How one speaks reveals how one thinks. Medical students are learning how to do to both when they enter the clinical years of their training. When they hear superiors speaking in jargon, read ambiguous language in notes, and see incomplete physical exams, these behaviors are adopted and often rewarded even when they contradict classroom content. Moreover, classroom content often teaches that the proper terms are words that dehumanize 4,5. This cycle propagates a Medicalese that has become so esoteric it is bordering on gibberish 3. At the same time, critical thinking and logic are subtly discouraged by using these shortcut phrases. This linguistic negligence has the potential to permeate other aspects of care and may lead to medical error in unclear patient handoffs or misunderstandings when patients read their medical records 6,9,10.

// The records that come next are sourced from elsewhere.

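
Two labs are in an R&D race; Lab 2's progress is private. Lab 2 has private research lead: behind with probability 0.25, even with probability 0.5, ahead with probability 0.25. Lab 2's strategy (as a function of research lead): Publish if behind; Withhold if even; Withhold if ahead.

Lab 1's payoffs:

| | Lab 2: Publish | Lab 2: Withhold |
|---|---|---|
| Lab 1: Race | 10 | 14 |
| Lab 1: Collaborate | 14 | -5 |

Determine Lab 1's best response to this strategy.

Race

E[Race] = 0.25·(10) + 0.5·(14) + 0.25·(14) = 13
E[Collaborate] = 0.25·(14) + 0.5·(-5) + 0.25·(-5) = -0.25
Best response: Race (13 is the largest).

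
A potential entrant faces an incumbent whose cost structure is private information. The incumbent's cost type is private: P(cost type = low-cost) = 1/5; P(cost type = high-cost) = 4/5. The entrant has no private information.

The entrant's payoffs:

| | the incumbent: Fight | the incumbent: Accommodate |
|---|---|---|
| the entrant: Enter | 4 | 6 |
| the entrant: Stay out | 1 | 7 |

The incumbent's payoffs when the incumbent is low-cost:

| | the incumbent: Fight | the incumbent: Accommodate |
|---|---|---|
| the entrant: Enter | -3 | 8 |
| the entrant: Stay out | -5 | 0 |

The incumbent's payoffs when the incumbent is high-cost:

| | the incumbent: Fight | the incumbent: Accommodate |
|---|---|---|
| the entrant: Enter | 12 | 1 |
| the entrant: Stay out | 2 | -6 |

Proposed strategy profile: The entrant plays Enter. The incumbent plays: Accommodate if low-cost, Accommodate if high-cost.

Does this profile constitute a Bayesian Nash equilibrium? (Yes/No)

A profile is a BNE iff every type of every player is best-responding given beliefs about the other side.
The entrant plays Enter: E[Enter] = 1/5·(6) + 4/5·(6) = 6; E[Stay out] = 7. Not best-responding. ✗
The incumbent (cost type low-cost), facing Enter: Fight gives -3, Accommodate gives 8. Proposed Accommodate is best. ✓
The incumbent (cost type high-cost), facing Enter: Fight gives 12, Accommodate gives 1. Proposed Accommodate is not best — profitable deviation exists. ✗

No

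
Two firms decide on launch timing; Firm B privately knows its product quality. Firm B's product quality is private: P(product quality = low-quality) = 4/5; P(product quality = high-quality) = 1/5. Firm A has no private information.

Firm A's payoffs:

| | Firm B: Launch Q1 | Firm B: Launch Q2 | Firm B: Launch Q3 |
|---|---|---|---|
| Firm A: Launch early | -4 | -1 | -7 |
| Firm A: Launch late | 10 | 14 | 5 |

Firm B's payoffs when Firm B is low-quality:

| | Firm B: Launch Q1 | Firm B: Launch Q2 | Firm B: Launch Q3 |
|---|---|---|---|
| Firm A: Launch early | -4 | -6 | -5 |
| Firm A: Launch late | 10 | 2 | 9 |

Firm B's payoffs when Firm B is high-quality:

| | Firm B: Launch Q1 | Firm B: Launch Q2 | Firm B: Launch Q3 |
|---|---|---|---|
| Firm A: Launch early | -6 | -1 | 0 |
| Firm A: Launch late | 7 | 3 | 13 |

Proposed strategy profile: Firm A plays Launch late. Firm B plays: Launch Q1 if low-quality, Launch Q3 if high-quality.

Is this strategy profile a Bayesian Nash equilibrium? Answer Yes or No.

Yes

Firm A plays Launch late: E[Launch late] = 4/5·(10) + 1/5·(5) = 9; E[Launch early] = -23/5. Best-responding. ✓
Firm B (product quality low-quality), facing Launch late: Launch Q1 gives 10, Launch Q2 gives 2, Launch Q3 gives 9. Proposed Launch Q1 is best. ✓
Firm B (product quality high-quality), facing Launch late: Launch Q1 gives 7, Launch Q2 gives 3, Launch Q3 gives 13. Proposed Launch Q3 is best. ✓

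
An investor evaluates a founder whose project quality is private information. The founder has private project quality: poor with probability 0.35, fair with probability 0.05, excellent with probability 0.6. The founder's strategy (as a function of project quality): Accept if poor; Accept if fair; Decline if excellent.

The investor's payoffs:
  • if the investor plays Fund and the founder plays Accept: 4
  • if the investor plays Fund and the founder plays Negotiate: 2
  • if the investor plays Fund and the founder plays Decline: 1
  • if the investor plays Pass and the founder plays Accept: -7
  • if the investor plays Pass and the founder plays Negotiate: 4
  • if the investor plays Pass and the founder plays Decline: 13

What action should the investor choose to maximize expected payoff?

Pass

Compute the investor's expected payoff for each action, taking the expectation over the founder's type.
E[Fund] = 0.35·(4) + 0.05·(4) + 0.6·(1) = 2.2
E[Pass] = 0.35·(-7) + 0.05·(-7) + 0.6·(13) = 5
Best response: Pass (5 is the largest).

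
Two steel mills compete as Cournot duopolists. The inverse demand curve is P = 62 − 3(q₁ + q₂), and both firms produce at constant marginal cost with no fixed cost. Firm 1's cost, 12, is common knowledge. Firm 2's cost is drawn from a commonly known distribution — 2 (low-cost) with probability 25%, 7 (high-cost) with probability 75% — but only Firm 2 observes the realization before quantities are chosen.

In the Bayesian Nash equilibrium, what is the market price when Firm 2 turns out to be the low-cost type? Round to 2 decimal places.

24.71

Type-c best response for Firm 2: q₂(c) = (62 − c)/6 − q₁/2.
Firm 1 maximizes expected profit; its first-order condition is 62 − 6q₁ − 3E[q₂] − 12 = 0.
Substituting E[q₂] and solving: E[c₂] = 5.75, so q₁ = (62 − 2·12 + 5.75)/9 = 4.86111.
q₂(low-cost) = 7.56944, so P = 62 − 3·(4.86111 + 7.56944) = 24.7083.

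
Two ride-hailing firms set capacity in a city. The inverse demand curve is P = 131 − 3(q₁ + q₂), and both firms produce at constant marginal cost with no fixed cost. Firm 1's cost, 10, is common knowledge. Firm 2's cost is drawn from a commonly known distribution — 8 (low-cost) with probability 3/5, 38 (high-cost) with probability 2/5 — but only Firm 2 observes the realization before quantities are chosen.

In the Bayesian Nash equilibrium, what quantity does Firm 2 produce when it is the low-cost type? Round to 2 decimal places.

13.22

Type-c best response for Firm 2: q₂(c) = (131 − c)/6 − q₁/2.
Firm 1 maximizes expected profit; its first-order condition is 131 − 6q₁ − 3E[q₂] − 10 = 0.
Substituting E[q₂] and solving: E[c₂] = 20, so q₁ = (131 − 2·10 + 20)/9 = 14.5556.
q₂(low-cost) = (131 − 8 − 3·14.5556)/6 = 13.2222.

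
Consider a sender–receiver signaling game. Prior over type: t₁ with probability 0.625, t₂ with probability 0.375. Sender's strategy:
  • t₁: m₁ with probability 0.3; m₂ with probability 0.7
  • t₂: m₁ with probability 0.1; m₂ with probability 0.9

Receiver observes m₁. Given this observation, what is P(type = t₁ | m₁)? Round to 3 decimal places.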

I argue here for a more rigorous use of language in medicine that is clear, logical, relatable, and ultimately asks clinicians to think critically. Specific suggestions made here are not exclusive to us and reflect a long tradition of Medicalese reexamination 3–5,13,16,17. Many have fallen into the ease of using a phrase like ‘positive bowel sounds.’ But when this happens, thinking is implicitly suspended because ‘positive’ is not the correct adjective. Bowel sounds are either present or absent. When such equivocation is standard, what else slips through the cracks?